Tuesday, Day 45: Olives
The various versions of the Ascension put its occurrence in different
specific locations, but the icon includes olive trees in the background,
apparently favoring the version that occurs on the Mount of Olives.
The Mount of Olives
was then, and is now, a place of burial that draws pilgrims of many faiths. Churches, temples, and mosques have been built
at certain key places on the mountain, including three churches dedicated to the
Ascension—Russian Orthodox, Greek Orthodox, and Lutheran—as well as the dome of
the Ascension, now a part of a mosque.
Olives are a staple in most Greek households, no matter
where they ended up in the diaspora. They are one of the few truly delicious
foods that can be eaten during Lent, even during Holy Week. Any Greek grocery
in any country in the world will feature a wide selection of fat olives, all
salty and distinct in taste.
And the olive trees in Greece—I’ve never seen anything so
beautiful. A week away from leaving for Greece, I know one of the first noticeable
signs that I’m going back will be, as the plane descends on Athens, the olive
groves surrounding the city—shimmery silver-and-green. I can’t wait to see
them. I also can't wait to taste the olives in the vats, the fresh oil.
When I look at the icon, though, the trees are hardly
beautiful. They look like Dr. Seuss versions of olive trees—tufts of leaves
among rapidly painted branches. They simply are not meant to be the central image
of the icon. They are there, perhaps, to demonstrate just how high in the air
the floating Christ really is, and to remind us we are in a place of planting, harvest, economy, life.
The center of the image is the Theotokos, who isn’t actually
mentioned in any of the versions of the story. She’s standing still, looking
directly into our eyes, just as her son seems to be. The others depicted in the
icon are either looking up or at least other, talking about what they have seen,
worried and shocked looks on their faces. But not the Theotokos. She is surrounded
with white light, angels on either side of her.

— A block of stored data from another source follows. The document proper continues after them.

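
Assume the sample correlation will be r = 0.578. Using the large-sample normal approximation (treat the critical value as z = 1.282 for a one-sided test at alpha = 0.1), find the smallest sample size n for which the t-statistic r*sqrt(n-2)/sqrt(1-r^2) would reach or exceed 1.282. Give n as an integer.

6

Need r·√(n−2)/√(1−r²) ≥ 1.282
√(n−2) ≥ 1.282·√(1−0.334084) / 0.578 = 1.282·0.816037 / 0.578 = 1.8100
n−2 ≥ 3.2761  ⇒  n ≥ 5.2761
Smallest integer n = 6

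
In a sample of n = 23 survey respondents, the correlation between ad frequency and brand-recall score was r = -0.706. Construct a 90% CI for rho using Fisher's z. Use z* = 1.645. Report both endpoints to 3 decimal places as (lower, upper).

Fisher z: z_r = atanh(r) = ½·ln((1+(-0.706))/(1−(-0.706))) = -0.879163
SE(z) = 1/√(n−3) = 1/√20 = 0.223607
90% ⇒ z* = 1.645; margin = 1.645·0.223607 = 0.367834
CI on z-scale: (-1.246997, -0.511329)
Back-transform: tanh(-1.246997) = -0.847439, tanh(-0.511329) = -0.470980

(-0.847, -0.471)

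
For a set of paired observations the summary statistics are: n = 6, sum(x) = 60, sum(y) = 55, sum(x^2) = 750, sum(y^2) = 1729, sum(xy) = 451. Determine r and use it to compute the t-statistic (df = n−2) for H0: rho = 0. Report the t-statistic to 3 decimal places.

Numerator: nΣxy − (Σx)(Σy) = 6·451 − (60)(55) = -594
Denominator: √[(nΣx²−(Σx)²)(nΣy²−(Σy)²)]
  nΣx²−(Σx)² = 6·750 − 3600 = 900;  nΣy²−(Σy)² = 6·1729 − 3025 = 7349
  √(900·7349) = √6614100 = 2571.7893
r = -594 / 2571.7893 = -0.2310
t = r·√(n−2)/√(1−r²) = -0.2310·√4 / √(1−0.053361) = -0.462000 / 0.972954 = -0.475

-0.475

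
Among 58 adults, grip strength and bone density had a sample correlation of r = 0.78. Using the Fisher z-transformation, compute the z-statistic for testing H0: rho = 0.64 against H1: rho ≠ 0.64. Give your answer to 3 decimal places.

Fisher z: atanh(0.78) = 1.045371, atanh(0.64) = 0.758174
z = (z_r − z_0)·√(n−3) = (1.045371 − 0.758174)·√55 = 0.287197 · 7.416198 = 2.130

2.130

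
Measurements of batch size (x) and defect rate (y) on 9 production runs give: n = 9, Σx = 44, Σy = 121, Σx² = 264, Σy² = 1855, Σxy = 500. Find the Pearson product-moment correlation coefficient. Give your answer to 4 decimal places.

-0.8668

S_xy = nΣxy − ΣxΣy = 9·500 − 44·121 = 4500 − 5324 = -824
S_xx = nΣx² − (Σx)² = 9·264 − 44² = 2376 − 1936 = 440
S_yy = nΣy² − (Σy)² = 9·1855 − 121² = 16695 − 14641 = 2054
r = S_xy / √(S_xx·S_yy) = -824 / √(440·2054) = -824 / √903760 = -824 / 950.6629 = -0.8668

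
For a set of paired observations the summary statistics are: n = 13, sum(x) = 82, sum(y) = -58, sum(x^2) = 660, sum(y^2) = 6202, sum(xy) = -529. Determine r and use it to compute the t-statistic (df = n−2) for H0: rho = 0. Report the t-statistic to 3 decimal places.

-0.597

S_xy = nΣxy − ΣxΣy = 13·(-529) − 82·(-58) = -6877 − (-4756) = -2121
S_xx = nΣx² − (Σx)² = 13·660 − 82² = 8580 − 6724 = 1856
S_yy = nΣy² − (Σy)² = 13·6202 − (-58)² = 80626 − 3364 = 77262
r = S_xy / √(S_xx·S_yy) = -2121 / √(1856·77262) = -2121 / √143398272 = -2121 / 11974.9018 = -0.1771
t = r·√(n−2)/√(1−r²) = -0.1771·√11 / √(1−0.031364) = -0.587374 / 0.984193 = -0.597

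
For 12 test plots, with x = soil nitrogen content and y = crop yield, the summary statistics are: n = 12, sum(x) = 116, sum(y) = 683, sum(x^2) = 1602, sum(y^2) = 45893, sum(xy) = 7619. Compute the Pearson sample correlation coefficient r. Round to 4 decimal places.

0.5535

Numerator: nΣxy − (Σx)(Σy) = 12·7619 − (116)(683) = 12200
Denominator: √[(nΣx²−(Σx)²)(nΣy²−(Σy)²)]
  nΣx²−(Σx)² = 12·1602 − 13456 = 5768;  nΣy²−(Σy)² = 12·45893 − 466489 = 84227
  √(5768·84227) = √485821336 = 22041.3551
r = 12200 / 22041.3551 = 0.5535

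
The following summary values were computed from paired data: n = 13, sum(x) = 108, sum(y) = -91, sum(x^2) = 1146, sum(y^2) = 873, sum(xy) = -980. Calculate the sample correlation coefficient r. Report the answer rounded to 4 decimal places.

-0.9245

S_xy = nΣxy − ΣxΣy = 13·(-980) − 108·(-91) = -12740 − (-9828) = -2912
S_xx = nΣx² − (Σx)² = 13·1146 − 108² = 14898 − 11664 = 3234
S_yy = nΣy² − (Σy)² = 13·873 − (-91)² = 11349 − 8281 = 3068
r = S_xy / √(S_xx·S_yy) = -2912 / √(3234·3068) = -2912 / √9921912 = -2912 / 3149.9067 = -0.9245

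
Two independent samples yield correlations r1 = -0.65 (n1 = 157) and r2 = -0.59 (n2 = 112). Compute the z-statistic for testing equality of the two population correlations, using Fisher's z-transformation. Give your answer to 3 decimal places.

z1 = atanh(-0.65) = -0.775299,  z2 = atanh(-0.59) = -0.677666
SE = √(1/(n1−3) + 1/(n2−3)) = √(1/154 + 1/109) = √(0.0064935 + 0.0091743) = √0.0156678 = 0.125171
z = (z1 − z2)/SE = (-0.775299 − (-0.677666)) / 0.125171 = -0.097633 / 0.125171 = -0.780

-0.780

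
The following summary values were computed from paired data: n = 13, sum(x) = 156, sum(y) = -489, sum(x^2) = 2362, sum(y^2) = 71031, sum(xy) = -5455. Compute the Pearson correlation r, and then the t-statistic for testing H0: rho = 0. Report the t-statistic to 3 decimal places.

0.271

S_xy = nΣxy − ΣxΣy = 13·(-5455) − 156·(-489) = -70915 − (-76284) = 5369
S_xx = nΣx² − (Σx)² = 13·2362 − 156² = 30706 − 24336 = 6370
S_yy = nΣy² − (Σy)² = 13·71031 − (-489)² = 923403 − 239121 = 684282
r = S_xy / √(S_xx·S_yy) = 5369 / √(6370·684282) = 5369 / √4358876340 = 5369 / 66021.7869 = 0.0813
t = r·√(n−2)/√(1−r²) = 0.0813·√11 / √(1−0.006610) = 0.269642 / 0.996690 = 0.271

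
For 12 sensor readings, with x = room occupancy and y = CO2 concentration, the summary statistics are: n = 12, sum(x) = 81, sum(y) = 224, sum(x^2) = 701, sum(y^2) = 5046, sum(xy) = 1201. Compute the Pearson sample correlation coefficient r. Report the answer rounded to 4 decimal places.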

On Good Friday, we sang heart-wrenching hymns about her
grief. Now, we imagine what it must be like for her to be present in this
familiar place, some 40 days later. It is a place that represents suffering to
her people, where prophets are buried. It is also where her son was arrested.
It is a place that represents peacefulness and beauty, a shady reprieve from
the city below. It is on the way to the temple, a path well traveled. It is a
place of growing and harvesting.
St. Paul, who at this point stands in strong opposition to
Christianity, who definitely wasn’t there, stands beside her, looking straight
up, fearful.
Clearly, the icon isn’t about historical truth. It is about
how we, the church, meet again and again in familiar places to relive the story
of Jesus, which is a story that transcends time, a story that makes sense only
in the context of other stories. That’s why Paul shows up long before he
believed in Jesus. It’s why the manger
is also a tomb in the icon of the Nativity. It’s why, in the icon of the
Assumption of Mary, Jesus appears beside his mother’s grave holding a baby
version of her in his arms. It’s why the baby Jesus always looks creepily like
a little adult, why he is doing things that are clearly un-baby-like: holding a
scroll or blessing us or looking toward us even in the version I like best in
which his cheek is pressed against his mother’s.
But back to the Ascension: we gaze at the icon and recognize
ourselves there, too, in that historic, blessed, storied place. We are the
villagers who ascend to bury our dead. We are the villagers who ascend to
harvest the olives, whose hands know how to store and season them, or how to
make them into oil. We are also the soldiers that arrested Jesus, and the
disciples who fled from his side.
And we return as all of these people to this place, again.
We can show up from the future and stand in total awe,
gazing upward, frozen in time, like Paul.
We can choose to cling to those around us in the present,
whispering about how scared we are, looking to each other to make sense of what
we’re experiencing, like the disciples.
Or we can be like the Theotokos: still, totally present, at
peace. We can realize this is just one of many stories that will happen here.
We can move slowly and honestly through our grief. We can breathe in our fear, and
breathe it out again. We can look forward rather than backward, or up, because
we know that is the direction we’re called to move—once we have our bearings.
We can have the confidence that the story we know so well and have loved so
long will continue to make sense in new ways as we keep walking.